Linda Domby kept a small American flag on the right side of her head — held in place by her sunglasses — and a paper red poppy flower on the left side as she watched the annual Memorial Day proceedings in Veterans Memorial Park in Aberdeen.
People gathered in the park at North Parke and North Rogers streets for the annual event, led this year by the VFW’s Aberdeen Memorial Post 10028, as city leaders joined with veterans service organizations to honor the nation’s military service members who died during wartime.
“Lord, touch our hearts, that we may not never forget this day, Lord, and what this day is all about,” David Mial, past chaplain for the VFW’s Maryland District 5, said as he delivered the benediction toward the end of the ceremony.
Mial asked God to “be with the families of those that have gone on to Glory” and to “comfort them like only You can.”
Aberdeen Mayor Patrick McGrady was the guest speaker, and he also delivered the closing remarks. McGrady read, during his closing, a Facebook post written by his friend, West Virginia state Del. S. Marshall Wilson, in honor of those who died during war.
Wilson, who is also an officer in the Maryland Army National Guard, wrote that Memorial Day is set aside to remember “the men and women who purchased our Liberty with their lives.”
“We call them ‘brave,’ and they were — at least in the moment when we most needed them to be,” Wilson wrote. “They were men and women just like you and me.

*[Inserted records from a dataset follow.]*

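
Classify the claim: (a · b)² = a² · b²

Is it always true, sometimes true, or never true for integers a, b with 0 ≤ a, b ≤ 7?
The identity holds for every pair in the range. For instance at (a, b) = (3, 6): both sides equal 324.

Answer: Always true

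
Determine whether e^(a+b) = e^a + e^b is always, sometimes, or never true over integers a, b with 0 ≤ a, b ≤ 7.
The claim fails for every pair in the range. For instance at (a, b) = (0, 0): LHS = 1, RHS = 2.

Answer: Never true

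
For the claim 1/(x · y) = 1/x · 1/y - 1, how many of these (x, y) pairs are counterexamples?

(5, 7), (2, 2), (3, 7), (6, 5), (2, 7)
Testing each pair:
(5, 7): LHS = 1/35, RHS = -34/35 → counterexample
(2, 2): LHS = 1/4, RHS = -3/4 → counterexample
(3, 7): LHS = 1/21, RHS = -20/21 → counterexample
(6, 5): LHS = 1/30, RHS = -29/30 → counterexample
(2, 7): LHS = 1/14, RHS = -13/14 → counterexample

That makes 5 counterexamples.

Answer: 5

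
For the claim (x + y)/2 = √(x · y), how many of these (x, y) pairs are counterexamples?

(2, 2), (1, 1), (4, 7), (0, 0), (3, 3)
1

Testing each pair:
(2, 2): LHS = 2, RHS = 2 → satisfies claim
(1, 1): LHS = 1, RHS = 1 → satisfies claim
(4, 7): LHS = 11/2, RHS = 2·√(7) ≈ 5.292 → counterexample
(0, 0): LHS = 0, RHS = 0 → satisfies claim
(3, 3): LHS = 3, RHS = 3 → satisfies claim

That makes 1 counterexample.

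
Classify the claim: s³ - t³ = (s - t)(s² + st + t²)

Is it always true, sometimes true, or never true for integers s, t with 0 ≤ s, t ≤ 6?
The identity holds for every pair in the range. For instance at (s, t) = (1, 0): both sides equal 1.

Answer: Always true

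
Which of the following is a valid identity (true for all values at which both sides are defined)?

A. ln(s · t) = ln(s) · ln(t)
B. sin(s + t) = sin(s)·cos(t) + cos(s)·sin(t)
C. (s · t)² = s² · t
A: fails at (4, 4) — LHS = ln(16) ≈ 2.773, RHS = ln(4)² ≈ 1.922.
B: holds — e.g. at (0, 1), both sides equal sin(1) ≈ 0.8415.
C: fails at (4, 4) — LHS = 256, RHS = 64.

Answer: B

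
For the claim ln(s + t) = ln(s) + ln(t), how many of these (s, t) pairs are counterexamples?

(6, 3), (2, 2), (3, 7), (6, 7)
Testing each pair:
(6, 3): LHS = ln(9) ≈ 2.197, RHS = ln(3) + ln(6) ≈ 2.89 → counterexample
(2, 2): LHS = ln(4) ≈ 1.386, RHS = 2·ln(2) ≈ 1.386 → satisfies claim
(3, 7): LHS = ln(10) ≈ 2.303, RHS = ln(3) + ln(7) ≈ 3.045 → counterexample
(6, 7): LHS = ln(13) ≈ 2.565, RHS = ln(6) + ln(7) ≈ 3.738 → counterexample

That makes 3 counterexamples.

Answer: 3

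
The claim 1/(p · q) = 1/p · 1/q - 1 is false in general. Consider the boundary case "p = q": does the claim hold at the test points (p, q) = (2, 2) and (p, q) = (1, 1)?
At (2, 2): LHS = 1/4 ≠ RHS = -3/4
At (1, 1): LHS = 1 ≠ RHS = 0

Answer: No, fails at both test points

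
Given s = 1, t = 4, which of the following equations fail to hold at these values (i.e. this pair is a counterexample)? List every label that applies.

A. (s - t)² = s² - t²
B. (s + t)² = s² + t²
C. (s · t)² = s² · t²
Evaluating each claim at the given values:
A. LHS = 9, RHS = -15 → fails here (LHS ≠ RHS)
B. LHS = 25, RHS = 17 → fails here (LHS ≠ RHS)
C. LHS = 16, RHS = 16 → holds here (LHS = RHS)

Answer: A, B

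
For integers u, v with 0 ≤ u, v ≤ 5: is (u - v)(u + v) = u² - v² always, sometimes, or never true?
The identity holds for every pair in the range. For instance at (u, v) = (5, 1): both sides equal 24.

Answer: Always true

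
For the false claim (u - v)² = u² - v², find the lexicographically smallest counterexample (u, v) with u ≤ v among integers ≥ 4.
(u, v) = (4, 5)

At (4, 4): both sides equal 0, so it holds there.

Substituting (4, 5) into the claim:
LHS = (4 - 5)² = 1
RHS = 4² - 5² = -9

Since LHS ≠ RHS, this pair disproves the claim, and no lexicographically smaller pair (u ≤ v, integers ≥ 4) does.

For instance (9, 10) is also a counterexample (LHS = 1, RHS = -19), but it's lexicographically larger.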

They had mortgages, favorite songs, dark and weak moments, hopes and concerns for their children, and a moment when they recognized the value of Liberty.”
McGrady called Wilson’s post “so poignant” that he wanted to share it with those in attendance for the Aberdeen ceremony.

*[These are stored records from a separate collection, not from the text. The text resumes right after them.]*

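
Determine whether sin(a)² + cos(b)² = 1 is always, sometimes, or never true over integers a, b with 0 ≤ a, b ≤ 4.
It holds at (a, b) = (1, 1) (both sides equal 1), but fails at (a, b) = (4, 2) (LHS = cos(2)² + sin(4)² ≈ 0.7459, RHS = 1).

Answer: Sometimes true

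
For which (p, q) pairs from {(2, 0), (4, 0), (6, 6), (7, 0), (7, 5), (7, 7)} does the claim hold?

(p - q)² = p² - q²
Testing each pair:
(2, 0): LHS = 4, RHS = 4 → holds
(4, 0): LHS = 16, RHS = 16 → holds
(6, 6): LHS = 0, RHS = 0 → holds
(7, 0): LHS = 49, RHS = 49 → holds
(7, 5): LHS = 4, RHS = 24 → fails
(7, 7): LHS = 0, RHS = 0 → holds

5 of 6 pairs satisfy the claim.

Answer: (2, 0), (4, 0), (6, 6), (7, 0), (7, 7)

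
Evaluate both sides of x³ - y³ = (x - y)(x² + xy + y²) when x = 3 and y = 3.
LHS = 3³ - 3³ = 0
RHS = (3 - 3)(3² + 3·3 + 3²) = 0

LHS = RHS: the two sides agree.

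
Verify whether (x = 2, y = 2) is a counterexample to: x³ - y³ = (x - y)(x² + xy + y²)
No

Substituting x = 2, y = 2:
LHS = 2³ - 2³ = 0
RHS = (2 - 2)(2² + 2·2 + 2²) = 0

The sides agree, so this pair does not disprove the claim.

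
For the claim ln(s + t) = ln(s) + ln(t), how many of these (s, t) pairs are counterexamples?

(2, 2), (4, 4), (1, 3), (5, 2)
Testing each pair:
(2, 2): LHS = ln(4) ≈ 1.386, RHS = 2·ln(2) ≈ 1.386 → satisfies claim
(4, 4): LHS = ln(8) ≈ 2.079, RHS = 2·ln(4) ≈ 2.773 → counterexample
(1, 3): LHS = ln(4) ≈ 1.386, RHS = ln(3) ≈ 1.099 → counterexample
(5, 2): LHS = ln(7) ≈ 1.946, RHS = ln(2) + ln(5) ≈ 2.303 → counterexample

That makes 3 counterexamples.

Answer: 3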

The even included the laying of wreaths at the park memorial, a playing of “Taps” by the honor guard of the American Legion’s Bernard L. Tobin Post 128 in Aberdeen and performances by the Aberdeen Middle School band and chorus.
Domby, an Abingdon resident, later talked about the four members of her family who “served our country well” in the military, including her father, who was in World War II, a brother who served in the Vietnam War and a second brother stationed in South Korea, as well as her son who was in Operation Desert Storm in 1991.
All four of those relatives made it back home, according to Domby and her sister, Donna Baker, of Aberdeen.
“We’re just thankful that our family members came home to us,” Baker said.
Domby talked about “those who served, those who have passed [away] and those who are still serving,” noting that “we’re still having wars, we’re still having problems in the world, and our men and women are still fighting for our freedom.”
She said it is their service that allows Americans to “celebrate and remember” service members.
“Without them, what would our country be today?” Domby asked.
Shannon Clark, who grew up in Aberdeen, attended Monday’s ceremony with her mother, Paula, and father, Charles — her parents still reside in Aberdeen. Paula Clark is a life member of a VFW post in Michigan and a Disabled American Veterans chapter in Bel Air.
Charles Clark is a junior vice commander with the Maryland DAV and a past commander of DAV Chapter 15 in Havre de Grace. The Army veteran served in Vietnam and Desert Storm.
Shannon Clark reiterated comments the mayor made about the difference between Memorial Day and Veterans Day — the latter, which is observed during November, is a time to honor living veterans of the military.
“Today is a day that you’re remembering people that have fallen in honor of our country,” she said of Memorial Day. “That’s a pretty huge sacrifice to make on our behalf.”
The Aberdeen VFW hosted a luncheon at its post on Old Philadelphia Road after the ceremony. Army veteran and 40-year VFW member Nick Guerra was among those attending.
The 90-year-old Aberdeen resident was in the Army from 1947 to 1969. He served in the Korean War and was in Vietnam from 1967 to 1968.
Guerra said he was part of the U.S. force that occupied Japan after its defeat in World War II, and he and his fellow troops were sent to South Korea when Communist North Korea invaded the south in 1950.
Guerra, who noted that “war is just an unpleasant experience,” talked about the differences in Americans’ attitudes toward military service between when he joined in the 1940s and left in the late ‘60s, when many people were protesting the Vietnam War, and young Americans burned their draft cards in an act of defiance as the war ground on and their peers died in a conflict that seemed pointless to more and more people.
He said that, when he enlisted, “if you weren’t in uniform [when] there was a war going on, people looked at you like you were out of place.”
“The spirit of service was a lot different,” he recalled. “People wanted to go and fight the enemy.”
Guerra noted that, today, “people still have the feeling of patriotism” in the U.S.